Davanti ad un centinaio di tifosi, per lo più parenti dei ragazzi in campo, e un caldo quasi estivo, riparte la marcia dei baby bianconeri di Giordani con una vittoria ben meritata. Al 7′ Saporetti se ne va sulla destra ed alzando la testa la mette in mezzo per il numero undici Filippi, ma il portiere ospite Cragno lo anticipa. Il Brescia però nei primi venti minuti sembra avere le redini del gioco in mano ed i bianconeri riescono a venirne fuori solo in contropiede o con lanci lunghi. Infatti al minuto 27 con un crosso da metà campo, il giovanissimo Sensi ci prova al volo, ma la sua conclusione è sbilenca. Avrà modo di rifarsi. I leoni azzurri vengono fuori al 36′, prima Magrassi e poi Gerevini hanno l’occasione di calciare in porta dal limite ma Tonti non si fa superare in entrambe le occasioni in uscita. Sul ribaltamento di fronte, Grassi sempre da fuori prova a trovare la via della rete ma ne risulta solo un facile intervento per Cragno, fin qui poco impegnato. La prima frazione si chiude con un Brescia più propositivo all’inizio del tempo che sfrutta la fisicità e la velocità dei suoi uomini, come la coppia avanzata Magrassi – Gerevini e le incursioni in accelerazione di Ephraim. Giordani invece punta sul gioco laterale con la coppia Vandi – Grassi a sinistra e nella corsia opposta bene Saporetti.
Al ritorno dagli spogliatoi il Cesena trova subito il vantaggio: Filippi lavora bene sulla sua corsia di competenza, Sensi al centro si fa trovare libero evitando la marcatura e con un preciso colpo la infila tra il portiere inerme ed il primo palo. Il rasoterra risulta vincente e tutti corrono ad abbracciare il classe ’95, il più giovane in campo oggi a Villa Silvia. I ragazzi di Salvi provano a recuperare subito il match con un paio di incursioni palla al piede del velocissimo Bara, entrato da poco in campo. Il Cesena però non si fa sorprendere e continua ad attaccare: prima al 52′ Grassi sfiora una rete dai venticinque metri, poi Filippi supera un avversario rientrando verso l’area e cercando un colpo di genio a giro sul palo lungo, sbaglia di pochissimo (61′).

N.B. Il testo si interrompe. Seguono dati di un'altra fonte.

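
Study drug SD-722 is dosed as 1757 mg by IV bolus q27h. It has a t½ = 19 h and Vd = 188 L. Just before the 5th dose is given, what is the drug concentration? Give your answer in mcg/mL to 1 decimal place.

5.5 mcg/mL

f = (1/2)^(τ/t½) = (1/2)^(27/19) ≈ 0.3734.
C₀ = D/Vd = 1757/188 ≈ 9.346 mcg/mL.
Before the 5th dose, 4 doses have been given. Superposition: Cmin = C₀·(f + f² + … + f^4).
≈ 9.346 × (0.3734 + 0.1394 + 0.0521 + 0.0194) ≈ 9.346 × 0.5843 ≈ 5.461 mcg/mL.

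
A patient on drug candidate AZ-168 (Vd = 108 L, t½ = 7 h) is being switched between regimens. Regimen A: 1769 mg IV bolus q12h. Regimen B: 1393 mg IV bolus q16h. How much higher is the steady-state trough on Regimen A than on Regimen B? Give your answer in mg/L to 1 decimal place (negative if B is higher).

3.9 mg/L

Regimen A: f = (1/2)^(12/7) ≈ 0.3048; Cmin,ss = (1769/108)·f/(1−f) ≈ 7.181 mg/L.
Regimen B: f = (1/2)^(16/7) ≈ 0.2051; Cmin,ss = (1393/108)·f/(1−f) ≈ 3.328 mg/L.
Difference ≈ 7.181 − 3.328 ≈ 3.853 mg/L.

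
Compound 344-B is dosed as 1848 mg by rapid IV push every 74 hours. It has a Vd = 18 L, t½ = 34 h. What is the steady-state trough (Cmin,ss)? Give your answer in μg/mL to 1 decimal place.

Over one 74-h interval, 74/34 ≈ 2.1765 half-lives elapse, leaving f ≈ 0.2212 of each dose.
Each bolus raises the concentration by D/Vd = 1848/18 ≈ 102.667 μg/mL.
Steady-state trough Cmin,ss = C₀·f/(1−f) ≈ 102.667 × 0.2212/0.7788 ≈ 29.160 μg/mL.

29.2 μg/mL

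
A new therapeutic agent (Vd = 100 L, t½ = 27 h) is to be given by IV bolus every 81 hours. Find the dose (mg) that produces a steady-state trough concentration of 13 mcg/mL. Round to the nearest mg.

τ/t½ = 81/27 ≈ 3, so f = (1/2)^(81/27) ≈ 0.125000.
Cmin,ss = (D/Vd)·f/(1−f), so D = Cmin,ss·Vd·(1−f)/f.
D = 13 × 100 × (1−f)/f ≈ 13 × 100 × 7.00000 ≈ 9100.00 mg.

9100 mg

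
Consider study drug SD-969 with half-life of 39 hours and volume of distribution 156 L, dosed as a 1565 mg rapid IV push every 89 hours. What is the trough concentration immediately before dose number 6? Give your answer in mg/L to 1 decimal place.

f = (1/2)^(τ/t½) = (1/2)^(89/39) ≈ 0.2056.
C₀ = D/Vd = 1565/156 ≈ 10.032 mg/L.
Before the 6th dose, 5 doses have been given. Superposition: Cmin = C₀·(f + f² + … + f^5).
≈ 10.032 × (0.2056 + 0.0423 + 0.0087 + 0.0018 + 0.0004) ≈ 10.032 × 0.2588 ≈ 2.596 mg/L.

2.6 mg/L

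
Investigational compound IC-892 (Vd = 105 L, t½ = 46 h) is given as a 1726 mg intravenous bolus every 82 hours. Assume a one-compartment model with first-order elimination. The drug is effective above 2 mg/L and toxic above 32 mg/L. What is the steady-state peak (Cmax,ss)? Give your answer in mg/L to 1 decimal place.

Over one 82-h interval, 82/46 ≈ 1.7826 half-lives elapse, leaving f ≈ 0.2907 of each dose.
At steady state, accumulation factor R = 1/(1 − e^(−kτ)) ≈ 1.4098.
Single-dose peak C₀ = D/Vd = 1726/105 ≈ 16.438 mg/L.
Steady-state peak Cmax,ss = C₀·R ≈ 16.438 × 1.4098 ≈ 23.174 mg/L.
Peak 23.2 mg/L vs MTC 32 mg/L: below toxic threshold.

23.2 mg/L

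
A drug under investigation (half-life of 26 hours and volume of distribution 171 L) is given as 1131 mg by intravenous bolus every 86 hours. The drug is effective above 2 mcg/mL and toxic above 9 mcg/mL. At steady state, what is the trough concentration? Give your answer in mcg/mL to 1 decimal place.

k = ln2/t½ = ln2/26 ≈ 0.026660 h⁻¹; fraction remaining f = e^(−kτ) = e^(−0.026660×86) ≈ 0.1010.
Each bolus raises the concentration by D/Vd = 1131/171 ≈ 6.614 mcg/mL.
Steady-state trough Cmin,ss = C₀·f/(1−f) ≈ 6.614 × 0.1010/0.8990 ≈ 0.743 mcg/mL.
Trough 0.7 mcg/mL vs MEC 2 mcg/mL: subtherapeutic.

0.7 mcg/mL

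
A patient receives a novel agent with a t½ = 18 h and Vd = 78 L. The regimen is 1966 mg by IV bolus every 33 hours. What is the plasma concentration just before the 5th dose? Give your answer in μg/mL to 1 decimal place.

9.8 μg/mL

f = (1/2)^(τ/t½) = (1/2)^(33/18) ≈ 0.2806.
C₀ = D/Vd = 1966/78 ≈ 25.205 μg/mL.
Before the 5th dose, 4 doses have been given. Superposition: Cmin = C₀·(f + f² + … + f^4).
≈ 25.205 × (0.2806 + 0.0787 + 0.0221 + 0.0062) ≈ 25.205 × 0.3876 ≈ 9.769 μg/mL.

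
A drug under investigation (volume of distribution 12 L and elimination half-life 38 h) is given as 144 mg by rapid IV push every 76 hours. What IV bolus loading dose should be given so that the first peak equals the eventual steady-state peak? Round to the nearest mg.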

Un contrasto piuttosto duro tra Grassi e il capitano del Brescia Welbeck (rispettivamente i migliori in campo), non sanzionato con l’interruzione di gioco, scatena l’ira del numero due ospite Ferrari. Il signor Peretti di Verona non ha dubbi, rosso diretto al 67′, probabilmente per insulti al direttore di gara. Brescia così in dieci e sotto di un gol. Ancora Grassi ci prova da fuori, ma nuovamente la conclusione è debole (70′). Nell’ultimo quarto d’ora i lombardi provano di tutto per raggiungere il pareggio, soprattutto sfruttando i calci da fermo, prima dai venticinque metri con Falasco e poi con un tiro a giro pericolosissimo di Bara, fuori per questione di centrimetri, che fa sbattere Tonti sul palo. Sempre il numero uno bianconero salva il risultato sul tentativo di incornata di Tassi, suggerimentto del compagno Gerevini. Prima del triplice fischio che riporta la vittoria ai bianconeri, c’è una recriminazione del Brescia per un presunto rigore non concesso da Peretti per atterramento di Berta in area.
Con i tre punti di oggi che mancavano dal 19 novembre (in casa 2-1 contro il Padova), Giordani spera di trovare il morale necessario per ripartire dopo la deludente prestazione al Torneo di Viareggio e perchè no recuperare in classifica generale in campionato.